Засим мы принялись за работу. Лично я щипал паклю, смачивал ее в солидоле и передавал Волоскову, который задумчиво менял фланцы, и в результате я до такой степени провонял солидолом, что когда ближе к ночи мне снова явился Гете, он долго принюхивался, водя туда-сюда своим видным носом и соображая, чем это так неприятно пахнет.
В ту пятницу я проснулся посреди ночи, пошел на кухню заварить чай, а когда вернулся, мой великий немец уже сидел в кресле и вертел носом туда-сюда. (Следует, вероятно, заметить, что кресло это я ухитрился украсть из антикварного магазина, и как ни силились у меня переманить эту не совсем легитимную вещь, я держу ее при себе.)
— Все забываю у вас спросить, — сказал я, усаживаясь на постели. — Вы серьезно считаете Вальтера Скотта великим писателем своего времени?
— Не только своего времени, — сказал Гете, — но и на все будущие времена.

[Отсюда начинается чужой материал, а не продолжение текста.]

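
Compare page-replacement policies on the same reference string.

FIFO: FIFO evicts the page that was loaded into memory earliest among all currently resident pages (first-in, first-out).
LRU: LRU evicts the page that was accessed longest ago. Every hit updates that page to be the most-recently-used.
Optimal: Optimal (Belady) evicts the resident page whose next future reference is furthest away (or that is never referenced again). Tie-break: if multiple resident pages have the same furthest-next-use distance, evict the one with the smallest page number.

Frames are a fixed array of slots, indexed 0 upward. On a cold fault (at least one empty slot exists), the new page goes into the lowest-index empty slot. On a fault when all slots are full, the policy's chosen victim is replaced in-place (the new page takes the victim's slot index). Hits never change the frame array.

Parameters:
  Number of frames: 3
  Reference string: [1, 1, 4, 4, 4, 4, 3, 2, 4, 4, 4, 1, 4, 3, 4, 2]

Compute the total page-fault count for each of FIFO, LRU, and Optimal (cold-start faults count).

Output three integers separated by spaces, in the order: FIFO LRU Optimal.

Answer: 8 7 5

Derivation:
--- FIFO ---
  step 0: ref 1 -> FAULT, frames=[1,-,-] (faults so far: 1)
  step 1: ref 1 -> HIT, frames=[1,-,-] (faults so far: 1)
  step 2: ref 4 -> FAULT, frames=[1,4,-] (faults so far: 2)
  step 3: ref 4 -> HIT, frames=[1,4,-] (faults so far: 2)
  step 4: ref 4 -> HIT, frames=[1,4,-] (faults so far: 2)
  step 5: ref 4 -> HIT, frames=[1,4,-] (faults so far: 2)
  step 6: ref 3 -> FAULT, frames=[1,4,3] (faults so far: 3)
  step 7: ref 2 -> FAULT, evict 1, frames=[2,4,3] (faults so far: 4)
  step 8: ref 4 -> HIT, frames=[2,4,3] (faults so far: 4)
  step 9: ref 4 -> HIT, frames=[2,4,3] (faults so far: 4)
  step 10: ref 4 -> HIT, frames=[2,4,3] (faults so far: 4)
  step 11: ref 1 -> FAULT, evict 4, frames=[2,1,3] (faults so far: 5)
  step 12: ref 4 -> FAULT, evict 3, frames=[2,1,4] (faults so far: 6)
  step 13: ref 3 -> FAULT, evict 2, frames=[3,1,4] (faults so far: 7)
  step 14: ref 4 -> HIT, frames=[3,1,4] (faults so far: 7)
  step 15: ref 2 -> FAULT, evict 1, frames=[3,2,4] (faults so far: 8)
  FIFO total faults: 8
--- LRU ---
  step 0: ref 1 -> FAULT, frames=[1,-,-] (faults so far: 1)
  step 1: ref 1 -> HIT, frames=[1,-,-] (faults so far: 1)
  step 2: ref 4 -> FAULT, frames=[1,4,-] (faults so far: 2)
  step 3: ref 4 -> HIT, frames=[1,4,-] (faults so far: 2)
  step 4: ref 4 -> HIT, frames=[1,4,-] (faults so far: 2)
  step 5: ref 4 -> HIT, frames=[1,4,-] (faults so far: 2)
  step 6: ref 3 -> FAULT, frames=[1,4,3] (faults so far: 3)
  step 7: ref 2 -> FAULT, evict 1, frames=[2,4,3] (faults so far: 4)
  step 8: ref 4 -> HIT, frames=[2,4,3] (faults so far: 4)
  step 9: ref 4 -> HIT, frames=[2,4,3] (faults so far: 4)
  step 10: ref 4 -> HIT, frames=[2,4,3] (faults so far: 4)
  step 11: ref 1 -> FAULT, evict 3, frames=[2,4,1] (faults so far: 5)
  step 12: ref 4 -> HIT, frames=[2,4,1] (faults so far: 5)
  step 13: ref 3 -> FAULT, evict 2, frames=[3,4,1] (faults so far: 6)
  step 14: ref 4 -> HIT, frames=[3,4,1] (faults so far: 6)
  step 15: ref 2 -> FAULT, evict 1, frames=[3,4,2] (faults so far: 7)
  LRU total faults: 7
--- Optimal ---
  step 0: ref 1 -> FAULT, frames=[1,-,-] (faults so far: 1)
  step 1: ref 1 -> HIT, frames=[1,-,-] (faults so far: 1)
  step 2: ref 4 -> FAULT, frames=[1,4,-] (faults so far: 2)
  step 3: ref 4 -> HIT, frames=[1,4,-] (faults so far: 2)
  step 4: ref 4 -> HIT, frames=[1,4,-] (faults so far: 2)
  step 5: ref 4 -> HIT, frames=[1,4,-] (faults so far: 2)
  step 6: ref 3 -> FAULT, frames=[1,4,3] (faults so far: 3)
  step 7: ref 2 -> FAULT, evict 3, frames=[1,4,2] (faults so far: 4)
  step 8: ref 4 -> HIT, frames=[1,4,2] (faults so far: 4)
  step 9: ref 4 -> HIT, frames=[1,4,2] (faults so far: 4)
  step 10: ref 4 -> HIT, frames=[1,4,2] (faults so far: 4)
  step 11: ref 1 -> HIT, frames=[1,4,2] (faults so far: 4)
  step 12: ref 4 -> HIT, frames=[1,4,2] (faults so far: 4)
  step 13: ref 3 -> FAULT, evict 1, frames=[3,4,2] (faults so far: 5)
  step 14: ref 4 -> HIT, frames=[3,4,2] (faults so far: 5)
  step 15: ref 2 -> HIT, frames=[3,4,2] (faults so far: 5)
  Optimal total faults: 5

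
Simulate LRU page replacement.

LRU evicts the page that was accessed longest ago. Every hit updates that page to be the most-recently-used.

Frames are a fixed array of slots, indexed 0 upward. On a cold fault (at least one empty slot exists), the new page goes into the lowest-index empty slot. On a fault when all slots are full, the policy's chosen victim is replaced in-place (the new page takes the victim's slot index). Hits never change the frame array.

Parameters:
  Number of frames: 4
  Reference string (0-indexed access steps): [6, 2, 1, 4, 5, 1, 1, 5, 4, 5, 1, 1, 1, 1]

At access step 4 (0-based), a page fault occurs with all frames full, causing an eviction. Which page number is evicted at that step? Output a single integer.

Answer: 6

Derivation:
Step 0: ref 6 -> FAULT, frames=[6,-,-,-]
Step 1: ref 2 -> FAULT, frames=[6,2,-,-]
Step 2: ref 1 -> FAULT, frames=[6,2,1,-]
Step 3: ref 4 -> FAULT, frames=[6,2,1,4]
Step 4: ref 5 -> FAULT, evict 6, frames=[5,2,1,4]
At step 4: evicted page 6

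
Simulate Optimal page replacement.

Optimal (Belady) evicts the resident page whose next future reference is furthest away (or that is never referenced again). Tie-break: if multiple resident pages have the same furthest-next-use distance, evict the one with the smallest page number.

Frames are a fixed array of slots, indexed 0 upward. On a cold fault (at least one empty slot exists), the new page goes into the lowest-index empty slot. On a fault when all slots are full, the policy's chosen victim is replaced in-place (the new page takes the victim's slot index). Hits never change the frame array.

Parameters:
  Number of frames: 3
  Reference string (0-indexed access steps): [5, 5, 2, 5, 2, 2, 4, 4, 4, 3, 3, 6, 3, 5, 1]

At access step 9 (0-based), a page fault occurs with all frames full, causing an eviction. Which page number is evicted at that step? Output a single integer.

Step 0: ref 5 -> FAULT, frames=[5,-,-]
Step 1: ref 5 -> HIT, frames=[5,-,-]
Step 2: ref 2 -> FAULT, frames=[5,2,-]
Step 3: ref 5 -> HIT, frames=[5,2,-]
Step 4: ref 2 -> HIT, frames=[5,2,-]
Step 5: ref 2 -> HIT, frames=[5,2,-]
Step 6: ref 4 -> FAULT, frames=[5,2,4]
Step 7: ref 4 -> HIT, frames=[5,2,4]
Step 8: ref 4 -> HIT, frames=[5,2,4]
Step 9: ref 3 -> FAULT, evict 2, frames=[5,3,4]
At step 9: evicted page 2

Answer: 2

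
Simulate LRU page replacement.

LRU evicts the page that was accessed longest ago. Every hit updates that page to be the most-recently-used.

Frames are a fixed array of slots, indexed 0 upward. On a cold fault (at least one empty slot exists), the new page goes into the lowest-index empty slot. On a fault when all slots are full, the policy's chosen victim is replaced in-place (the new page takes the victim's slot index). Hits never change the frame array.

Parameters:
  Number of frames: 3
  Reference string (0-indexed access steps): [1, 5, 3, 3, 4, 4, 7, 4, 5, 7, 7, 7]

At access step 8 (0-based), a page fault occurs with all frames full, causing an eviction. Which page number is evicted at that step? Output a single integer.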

— Не смею спорить, но, во всяком случае, в мое время Вальтера Скотта читают только дети и дураки. Либо слава этого автора — ошибка периода, ибо литература шагнула далеко вперед, либо вы потому восхваляете Вальтера Скотта, что он был писатель слабый. Что касается последнего пункта, то это не удивительно, ибо даже великий Лев Толстой считал лучшим писателем своего времени какого-то Полякова, а Шекспира терпеть не мог. Относительно второго пункта могу сказать, что только пошляк Николай Первый ставил Вальтера Скотта выше великого Пушкина, но с него взятки гладки, поскольку он был пошляк. По первому пункту с прискорбием объявляю, что великий Белинский считал Жорж Санд светочем русской литературы.
Гете сказал:
— Во всякой табели о рангах ошибки не исключены. Например, Ньютона называли гениальным ученым, а он сравнительно был простак. Полагаю, что и вы преувеличиваете, называя великими всех ваших национальных писателей, я, по крайней мере, ни о ком из них не слыхал. Ну кто таков хотя бы этот самый Белинский?
— Белинский — примерно шестнадцать с половиной ваших Лессингов вместе взятых.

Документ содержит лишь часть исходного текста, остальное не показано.